Elle rappelle l’article 2 de la loi du 9 décembre 1905 :« La République ne reconnaît, ne salarie ni ne subventionne aucun culte » et qu’aux termes de l’article 19 de la même loi : « Ces associations devront avoir exclusivement pour objet l’exercice d’un culte (...). Elles ne pourront, sous quelque forme que ce soit, recevoir des subventions de l’Etat, des départements et des communes. Ne sont pas considérées comme subventions, les sommes allouées pour réparations aux édifices affectés au culte public, qu’ils soient ou non classés monuments historiques»; de plus, le législateur a autorisé l’Ademe à accorder des aides ou subventions à toutes personnes physiques ou morales, y compris celles ayant des activités cultuelles, sans qu’y fassent obstacle les dispositions des articles 2 et 19 de la loi susvisée du 9 décembre 1905 prohibant le versement de subventions par des personnes publiques à des associations cultuelles.

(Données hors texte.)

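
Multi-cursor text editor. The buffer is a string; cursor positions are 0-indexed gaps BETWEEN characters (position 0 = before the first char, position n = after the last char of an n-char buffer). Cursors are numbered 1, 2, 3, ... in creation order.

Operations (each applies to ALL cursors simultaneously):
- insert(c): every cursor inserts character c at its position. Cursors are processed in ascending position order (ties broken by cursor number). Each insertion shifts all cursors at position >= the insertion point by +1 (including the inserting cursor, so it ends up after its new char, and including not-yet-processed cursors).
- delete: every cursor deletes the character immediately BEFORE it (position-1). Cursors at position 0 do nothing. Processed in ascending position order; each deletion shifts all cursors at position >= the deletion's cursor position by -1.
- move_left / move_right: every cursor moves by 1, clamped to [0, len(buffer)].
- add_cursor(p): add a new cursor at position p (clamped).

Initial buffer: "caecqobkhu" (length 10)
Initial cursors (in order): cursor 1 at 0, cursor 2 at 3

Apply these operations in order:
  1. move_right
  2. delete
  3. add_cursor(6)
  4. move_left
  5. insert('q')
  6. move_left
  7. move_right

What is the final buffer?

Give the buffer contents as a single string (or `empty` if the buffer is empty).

Answer: qaqeqobqkhu

Derivation:
After op 1 (move_right): buffer="caecqobkhu" (len 10), cursors c1@1 c2@4, authorship ..........
After op 2 (delete): buffer="aeqobkhu" (len 8), cursors c1@0 c2@2, authorship ........
After op 3 (add_cursor(6)): buffer="aeqobkhu" (len 8), cursors c1@0 c2@2 c3@6, authorship ........
After op 4 (move_left): buffer="aeqobkhu" (len 8), cursors c1@0 c2@1 c3@5, authorship ........
After op 5 (insert('q')): buffer="qaqeqobqkhu" (len 11), cursors c1@1 c2@3 c3@8, authorship 1.2....3...
After op 6 (move_left): buffer="qaqeqobqkhu" (len 11), cursors c1@0 c2@2 c3@7, authorship 1.2....3...
After op 7 (move_right): buffer="qaqeqobqkhu" (len 11), cursors c1@1 c2@3 c3@8, authorship 1.2....3...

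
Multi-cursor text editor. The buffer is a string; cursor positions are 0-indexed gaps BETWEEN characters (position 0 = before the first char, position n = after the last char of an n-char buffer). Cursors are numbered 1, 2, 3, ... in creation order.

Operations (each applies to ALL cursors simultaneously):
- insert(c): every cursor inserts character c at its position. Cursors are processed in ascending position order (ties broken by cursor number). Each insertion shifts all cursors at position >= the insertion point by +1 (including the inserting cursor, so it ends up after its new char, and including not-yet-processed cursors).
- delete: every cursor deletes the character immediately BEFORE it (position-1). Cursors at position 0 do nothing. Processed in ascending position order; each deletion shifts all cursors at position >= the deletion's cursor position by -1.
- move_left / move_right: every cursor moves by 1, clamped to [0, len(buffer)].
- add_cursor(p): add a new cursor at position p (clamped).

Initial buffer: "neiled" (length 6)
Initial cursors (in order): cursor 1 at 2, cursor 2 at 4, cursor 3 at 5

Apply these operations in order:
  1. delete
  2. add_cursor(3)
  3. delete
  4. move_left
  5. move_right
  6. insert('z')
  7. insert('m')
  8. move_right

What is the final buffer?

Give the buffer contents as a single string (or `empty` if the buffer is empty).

Answer: zzzzmmmm

Derivation:
After op 1 (delete): buffer="nid" (len 3), cursors c1@1 c2@2 c3@2, authorship ...
After op 2 (add_cursor(3)): buffer="nid" (len 3), cursors c1@1 c2@2 c3@2 c4@3, authorship ...
After op 3 (delete): buffer="" (len 0), cursors c1@0 c2@0 c3@0 c4@0, authorship 
After op 4 (move_left): buffer="" (len 0), cursors c1@0 c2@0 c3@0 c4@0, authorship 
After op 5 (move_right): buffer="" (len 0), cursors c1@0 c2@0 c3@0 c4@0, authorship 
After op 6 (insert('z')): buffer="zzzz" (len 4), cursors c1@4 c2@4 c3@4 c4@4, authorship 1234
After op 7 (insert('m')): buffer="zzzzmmmm" (len 8), cursors c1@8 c2@8 c3@8 c4@8, authorship 12341234
After op 8 (move_right): buffer="zzzzmmmm" (len 8), cursors c1@8 c2@8 c3@8 c4@8, authorship 12341234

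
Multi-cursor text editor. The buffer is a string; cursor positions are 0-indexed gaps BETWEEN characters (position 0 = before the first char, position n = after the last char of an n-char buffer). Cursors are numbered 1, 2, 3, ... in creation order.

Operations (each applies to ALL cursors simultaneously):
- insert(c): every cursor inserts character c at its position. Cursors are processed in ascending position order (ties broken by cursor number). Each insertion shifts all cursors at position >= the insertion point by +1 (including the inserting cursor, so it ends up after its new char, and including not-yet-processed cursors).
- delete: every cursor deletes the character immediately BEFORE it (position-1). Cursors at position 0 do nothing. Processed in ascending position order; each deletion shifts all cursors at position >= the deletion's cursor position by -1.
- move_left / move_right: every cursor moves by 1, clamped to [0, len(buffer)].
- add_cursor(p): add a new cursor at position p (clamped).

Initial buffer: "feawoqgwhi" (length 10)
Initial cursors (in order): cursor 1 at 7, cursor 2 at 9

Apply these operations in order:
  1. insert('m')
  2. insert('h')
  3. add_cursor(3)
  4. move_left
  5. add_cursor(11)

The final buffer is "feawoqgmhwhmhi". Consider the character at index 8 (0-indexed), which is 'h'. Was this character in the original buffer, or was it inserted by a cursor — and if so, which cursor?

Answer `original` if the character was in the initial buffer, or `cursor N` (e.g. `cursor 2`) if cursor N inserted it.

Answer: cursor 1

Derivation:
After op 1 (insert('m')): buffer="feawoqgmwhmi" (len 12), cursors c1@8 c2@11, authorship .......1..2.
After op 2 (insert('h')): buffer="feawoqgmhwhmhi" (len 14), cursors c1@9 c2@13, authorship .......11..22.
After op 3 (add_cursor(3)): buffer="feawoqgmhwhmhi" (len 14), cursors c3@3 c1@9 c2@13, authorship .......11..22.
After op 4 (move_left): buffer="feawoqgmhwhmhi" (len 14), cursors c3@2 c1@8 c2@12, authorship .......11..22.
After op 5 (add_cursor(11)): buffer="feawoqgmhwhmhi" (len 14), cursors c3@2 c1@8 c4@11 c2@12, authorship .......11..22.
Authorship (.=original, N=cursor N): . . . . . . . 1 1 . . 2 2 .
Index 8: author = 1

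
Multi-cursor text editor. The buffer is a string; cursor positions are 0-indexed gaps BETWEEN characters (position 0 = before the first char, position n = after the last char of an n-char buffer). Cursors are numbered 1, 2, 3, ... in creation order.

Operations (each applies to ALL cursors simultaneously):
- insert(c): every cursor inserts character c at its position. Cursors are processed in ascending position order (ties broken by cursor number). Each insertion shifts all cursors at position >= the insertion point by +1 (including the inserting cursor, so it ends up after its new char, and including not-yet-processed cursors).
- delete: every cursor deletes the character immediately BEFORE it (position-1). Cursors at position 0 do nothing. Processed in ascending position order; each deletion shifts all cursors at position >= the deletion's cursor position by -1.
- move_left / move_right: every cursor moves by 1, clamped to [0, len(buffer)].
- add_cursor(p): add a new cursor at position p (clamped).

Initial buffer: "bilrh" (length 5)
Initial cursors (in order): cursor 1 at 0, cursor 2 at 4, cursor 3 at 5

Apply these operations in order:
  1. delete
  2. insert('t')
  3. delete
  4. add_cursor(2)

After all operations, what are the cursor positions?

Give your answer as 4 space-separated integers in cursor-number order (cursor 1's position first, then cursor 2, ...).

After op 1 (delete): buffer="bil" (len 3), cursors c1@0 c2@3 c3@3, authorship ...
After op 2 (insert('t')): buffer="tbiltt" (len 6), cursors c1@1 c2@6 c3@6, authorship 1...23
After op 3 (delete): buffer="bil" (len 3), cursors c1@0 c2@3 c3@3, authorship ...
After op 4 (add_cursor(2)): buffer="bil" (len 3), cursors c1@0 c4@2 c2@3 c3@3, authorship ...

Answer: 0 3 3 2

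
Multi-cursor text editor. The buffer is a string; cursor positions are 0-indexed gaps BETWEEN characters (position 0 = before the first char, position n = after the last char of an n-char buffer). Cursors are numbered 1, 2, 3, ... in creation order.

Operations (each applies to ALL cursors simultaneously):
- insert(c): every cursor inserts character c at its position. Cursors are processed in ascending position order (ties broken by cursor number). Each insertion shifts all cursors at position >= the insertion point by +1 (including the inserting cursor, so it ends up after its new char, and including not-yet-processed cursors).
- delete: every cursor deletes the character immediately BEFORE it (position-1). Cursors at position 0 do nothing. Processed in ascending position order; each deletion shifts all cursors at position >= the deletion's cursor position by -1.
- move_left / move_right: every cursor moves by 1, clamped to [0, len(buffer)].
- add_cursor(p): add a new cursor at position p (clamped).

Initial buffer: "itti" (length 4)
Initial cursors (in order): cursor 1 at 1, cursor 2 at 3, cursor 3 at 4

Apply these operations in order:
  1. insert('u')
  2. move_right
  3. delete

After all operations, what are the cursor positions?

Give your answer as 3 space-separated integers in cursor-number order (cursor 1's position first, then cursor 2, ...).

Answer: 2 4 4

Derivation:
After op 1 (insert('u')): buffer="iuttuiu" (len 7), cursors c1@2 c2@5 c3@7, authorship .1..2.3
After op 2 (move_right): buffer="iuttuiu" (len 7), cursors c1@3 c2@6 c3@7, authorship .1..2.3
After op 3 (delete): buffer="iutu" (len 4), cursors c1@2 c2@4 c3@4, authorship .1.2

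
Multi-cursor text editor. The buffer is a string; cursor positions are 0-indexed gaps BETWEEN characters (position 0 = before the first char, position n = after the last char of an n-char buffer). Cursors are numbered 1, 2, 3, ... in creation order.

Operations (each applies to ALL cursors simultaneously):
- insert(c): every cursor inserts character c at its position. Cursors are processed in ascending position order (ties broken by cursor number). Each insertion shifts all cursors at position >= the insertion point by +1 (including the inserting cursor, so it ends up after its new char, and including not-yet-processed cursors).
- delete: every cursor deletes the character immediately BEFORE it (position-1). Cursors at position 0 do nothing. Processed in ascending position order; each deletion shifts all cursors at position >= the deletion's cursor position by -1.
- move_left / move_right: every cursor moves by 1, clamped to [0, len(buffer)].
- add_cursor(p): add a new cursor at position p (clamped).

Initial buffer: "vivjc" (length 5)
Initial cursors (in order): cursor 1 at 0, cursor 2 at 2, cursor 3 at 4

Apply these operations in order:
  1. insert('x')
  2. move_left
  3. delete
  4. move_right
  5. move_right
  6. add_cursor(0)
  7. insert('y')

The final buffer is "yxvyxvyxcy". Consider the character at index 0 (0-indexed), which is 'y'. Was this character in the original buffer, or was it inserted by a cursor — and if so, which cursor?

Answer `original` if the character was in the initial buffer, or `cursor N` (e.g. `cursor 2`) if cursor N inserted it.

After op 1 (insert('x')): buffer="xvixvjxc" (len 8), cursors c1@1 c2@4 c3@7, authorship 1..2..3.
After op 2 (move_left): buffer="xvixvjxc" (len 8), cursors c1@0 c2@3 c3@6, authorship 1..2..3.
After op 3 (delete): buffer="xvxvxc" (len 6), cursors c1@0 c2@2 c3@4, authorship 1.2.3.
After op 4 (move_right): buffer="xvxvxc" (len 6), cursors c1@1 c2@3 c3@5, authorship 1.2.3.
After op 5 (move_right): buffer="xvxvxc" (len 6), cursors c1@2 c2@4 c3@6, authorship 1.2.3.
After op 6 (add_cursor(0)): buffer="xvxvxc" (len 6), cursors c4@0 c1@2 c2@4 c3@6, authorship 1.2.3.
After op 7 (insert('y')): buffer="yxvyxvyxcy" (len 10), cursors c4@1 c1@4 c2@7 c3@10, authorship 41.12.23.3
Authorship (.=original, N=cursor N): 4 1 . 1 2 . 2 3 . 3
Index 0: author = 4

Answer: cursor 4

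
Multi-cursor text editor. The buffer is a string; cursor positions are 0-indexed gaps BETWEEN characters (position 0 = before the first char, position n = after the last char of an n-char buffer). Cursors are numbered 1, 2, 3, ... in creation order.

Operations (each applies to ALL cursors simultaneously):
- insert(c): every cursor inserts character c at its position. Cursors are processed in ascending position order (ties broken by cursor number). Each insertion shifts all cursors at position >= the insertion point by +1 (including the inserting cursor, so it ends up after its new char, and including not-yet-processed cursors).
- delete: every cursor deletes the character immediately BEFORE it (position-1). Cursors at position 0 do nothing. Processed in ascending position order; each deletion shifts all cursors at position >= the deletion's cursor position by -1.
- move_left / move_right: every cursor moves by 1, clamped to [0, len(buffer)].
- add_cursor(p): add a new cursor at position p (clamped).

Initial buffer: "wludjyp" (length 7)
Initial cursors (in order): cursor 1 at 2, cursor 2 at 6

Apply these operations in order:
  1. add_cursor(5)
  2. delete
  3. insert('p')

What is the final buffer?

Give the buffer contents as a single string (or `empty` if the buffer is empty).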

Les subventions sollicitées ayant pour objet, l’une de financer la réalisation d’une chaudière automatique à bois déchiqueté destinée à chauffer ses bâtiments, l’autre de financer la réalisation d’une étude de faisabilité d’un projet d’installation d’une chaufferie-bois destinée à chauffer les bâtiments de l’abbaye, opérations visant à développer l’utilisation d’une source d’énergie renouvelable qui concourent à la satisfaction des objectifs assignés à l’agence par les dispositions susmentionnées, l’Agence de l’environnement et de la maîtrise de l’énergie n’est donc pas fondée à refuser d’allouer ce type de subventions aux congrégations.

Commentaire

Faut-il abandonner le critère organique (personne qui reçoit) au profit du critère matériel (l’objet de la subvention) ? Trois arguments justifient le choix du critère organique : d’une part, en raison des difficultés de contrôle tant au plan interne (comptabilité de la personne morale) que sur le plan externe (possibilité juridique et pratique du contrôle par l’administration) ; d’autre part, parce qu’une subvention accordée à un projet détachable du culte permettrait néanmoins à un organisme cultuel de dégager des ressources pour le culte, et la puissance publique se trouverait ainsi en situation de financer un culte de manière indirecte ; enfin, parce que l’article 2 de la loi de 1905 a une portée générale quelle que soit la structure de la personne morale (cf. BJCL 6/09 p. 376).